Comme des guirlandes de fleurs

La seconde est celle des guirlandes de fleurs - peut-être les flueurs blanches de Dora l'ont-il inspiré - de l'ensemble des associations du rêve. Page 62 : a propos de l'infection, de l'inflammation et de son père et de Dora, Freud écrit : " je suppose qu'il s'agit ici de pensées inconscientes, tendues sur des rapports organiques préfigurés, comparables à des guirlandes de fleurs tendues sur un fil de fer, de sorte qu'on peut trouver, dans un autre cas, d'autres pensées entre les mêmes points de départ et d'arrivée. "

Les cercles concentriques autour du " mouillé "

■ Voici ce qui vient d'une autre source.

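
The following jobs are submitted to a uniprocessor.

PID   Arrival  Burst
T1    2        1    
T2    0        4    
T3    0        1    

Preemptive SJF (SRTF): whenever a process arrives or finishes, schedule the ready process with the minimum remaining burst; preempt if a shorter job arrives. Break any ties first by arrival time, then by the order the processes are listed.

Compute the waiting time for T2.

2

Timeline: | T3 0-1 | T2 1-2 | T1 2-3 | T2 3-6 |
Completion: T1=3  T2=6  T3=1
Waiting(T2) = turnaround − burst = 6 − 4 = 2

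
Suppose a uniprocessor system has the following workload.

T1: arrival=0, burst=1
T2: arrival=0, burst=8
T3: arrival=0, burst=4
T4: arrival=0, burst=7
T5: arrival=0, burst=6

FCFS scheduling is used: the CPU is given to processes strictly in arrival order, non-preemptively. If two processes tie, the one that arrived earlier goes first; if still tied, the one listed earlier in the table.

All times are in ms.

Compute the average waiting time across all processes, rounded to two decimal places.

8.60

Schedule: | T1 0-1 | T2 1-9 | T3 9-13 | T4 13-20 | T5 20-26 |
Completion: T1=1  T2=9  T3=13  T4=20  T5=26
Turnaround (C−A): T1=1  T2=9  T3=13  T4=20  T5=26
Waiting times: T1=0, T2=1, T3=9, T4=13, T5=20
Average waiting = (0+1+9+13+20) / 5 = 43/5 = 8.60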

La troisième enfin, c'est la plus riche parce qu'elle permet de regrouper toutes les associations du rêve et surtout de lui donner sens, est celle des " cercles de représentations " dont le point d'intersection se trouve être la Vorstellung - la représentation- " Mouillé ".
Ces cercles partent de la masturbation, rejoignent à la fois le mouillé /souillé de l'incontinence et de la leucorrhée, donc le mouillé est le point d'intersection de ces cercles. De là, part le catarrhe du bas (la leucorrhée et la maladie vénérienne du père, elle se déplace vers le haut, en raison de la fixation de Dora à la zone orale. Et elle s'épanouit dans les symptômes, dégoût, toux, dyspnée, enrouement.
En bas il faut aussi rajouter un cercle, (cercle rose) celui de la boite à bijoux. C'est celui du mouillé sexuel qui rejoint les perles en forme de gouttes d'eau. Les gouttes de sperme.

 


De Freud à Lacan
Un édifice, un échafaudage signifiant

Toutes ces métaphores de Freud, surtout la dernière avec ces cercles de représentations, m'ont fait penser à un passage des quatre concepts fondamentaux de la psychanalyse, celui où il aborde justement le concept de la pulsion.

" Plaçons nous aux deux extrêmes de l'expérience analytique. Le refoulé primordial est un signifiant, et ce qui s'édifie par dessus pour constituer le symptôme (c'est ce qui est schématisé avec les cercles de représentations) nous pouvons toujours le considérer comme échafaudage de signifiants. Refoulé et symptômes sont homogènes et réductibles à des fonctions de signifiants. Leur structure puisqu'elle s'édifie par succession comme toute édifice, est tout de même, au terme, inscriptible en terme synchronique ".
Lacan utilise cette métaphore d'un échafaudage signifiant pour décrire le lien du corporel et du signifiant de la pulsion. Mais ce passage peut nous servir d'une part à passer des approches de Freud à Lacan, à propos de Dora. Mais aussi à lire toutes les représentations que Freud déchiffre à partir du texte du rêve de Dora, avec toute la série mouillé :souillée, comme une riche synchronie signifiante qui alimente ses symptômes et dont le déchiffrage permettra leur disparition, celle de la toux, de la dyspnée, de l'enrouement et du dégoût.